Every lossy crop is reversible: elided content is stashed under a content-free handle and retrievable via POST /v1/retrieve, so the model can pull back anything it needs.

Strategy array order is execution order. A cacheHit short-circuits the rest of the pipeline (when the gateway can serve it); otherwise the request proceeds with whatever transforms accumulated.

Model routing is the gateway's job, not an optimizer strategy. The gateway picks the provider/model and handles fallbacks. Automated classify-then-route (cheap vs. frontier) is roadmap.

When you get the requested/frontier model (fail-safe)

Your request goes to the requested (or frontier) model, unchanged, whenever:

  • the optimizer is unreachable, slow, or errors — the hook is fail-open with an 800 ms timeout
  • (roadmap) automated routing classifies the request as reasoning-heavy or ambiguous, or confidence is below threshold

The hard guarantee: uncertainty resolves to the model you asked for. See The optimizer.

When you get an instant answer (cache hit)

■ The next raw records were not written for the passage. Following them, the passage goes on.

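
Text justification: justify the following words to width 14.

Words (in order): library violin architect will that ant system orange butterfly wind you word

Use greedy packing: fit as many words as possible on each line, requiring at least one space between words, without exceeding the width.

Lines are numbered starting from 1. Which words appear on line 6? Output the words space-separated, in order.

Line 1: ['library', 'violin'] (min_width=14, slack=0)
Line 2: ['architect', 'will'] (min_width=14, slack=0)
Line 3: ['that', 'ant'] (min_width=8, slack=6)
Line 4: ['system', 'orange'] (min_width=13, slack=1)
Line 5: ['butterfly', 'wind'] (min_width=14, slack=0)
Line 6: ['you', 'word'] (min_width=8, slack=6)

Answer: you word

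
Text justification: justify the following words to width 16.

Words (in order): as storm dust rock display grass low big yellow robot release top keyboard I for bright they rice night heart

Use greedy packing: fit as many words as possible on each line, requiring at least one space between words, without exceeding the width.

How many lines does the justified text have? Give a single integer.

Line 1: ['as', 'storm', 'dust'] (min_width=13, slack=3)
Line 2: ['rock', 'display'] (min_width=12, slack=4)
Line 3: ['grass', 'low', 'big'] (min_width=13, slack=3)
Line 4: ['yellow', 'robot'] (min_width=12, slack=4)
Line 5: ['release', 'top'] (min_width=11, slack=5)
Line 6: ['keyboard', 'I', 'for'] (min_width=14, slack=2)
Line 7: ['bright', 'they', 'rice'] (min_width=16, slack=0)
Line 8: ['night', 'heart'] (min_width=11, slack=5)
Total lines: 8

Answer: 8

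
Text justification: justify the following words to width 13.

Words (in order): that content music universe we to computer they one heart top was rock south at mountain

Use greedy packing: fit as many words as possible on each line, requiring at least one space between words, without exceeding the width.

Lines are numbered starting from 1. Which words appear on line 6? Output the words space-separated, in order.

Answer: heart top was

Derivation:
Line 1: ['that', 'content'] (min_width=12, slack=1)
Line 2: ['music'] (min_width=5, slack=8)
Line 3: ['universe', 'we'] (min_width=11, slack=2)
Line 4: ['to', 'computer'] (min_width=11, slack=2)
Line 5: ['they', 'one'] (min_width=8, slack=5)
Line 6: ['heart', 'top', 'was'] (min_width=13, slack=0)
Line 7: ['rock', 'south', 'at'] (min_width=13, slack=0)
Line 8: ['mountain'] (min_width=8, slack=5)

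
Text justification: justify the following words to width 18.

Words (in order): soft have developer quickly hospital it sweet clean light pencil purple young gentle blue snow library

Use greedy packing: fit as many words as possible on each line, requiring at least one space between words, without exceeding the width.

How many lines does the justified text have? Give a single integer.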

If the semantic_cache strategy recognizes an equivalent prior request, the gateway serves a stored response and skips the provider entirely — faster and free (this strategy is default off). (On a host adapter like LiteLLM, the cache hit is served by the host's built-in cache rather than the optimizer; the effect is the same for you.)

See it on real prompts

The use cases trace the everyday workloads through the pipeline — pasted logs and JSON dumps, code reading, tool-schema bloat, a cache hit on a repeated question, runaway max_tokens — each with its measured reduction.

What this means for you

  • Correctness: protected by the fail-open hook + the requested-model fail-safe.
  • Latency: cache hits are faster; the optimizer hook runs within a tight budget (800 ms timeout) and fails open, and spend is recorded by the gateway's store without blocking your response.
  • Compatibility: messages/tools/params may be rewritten, but the response shape your SDK expects is preserved by the gateway.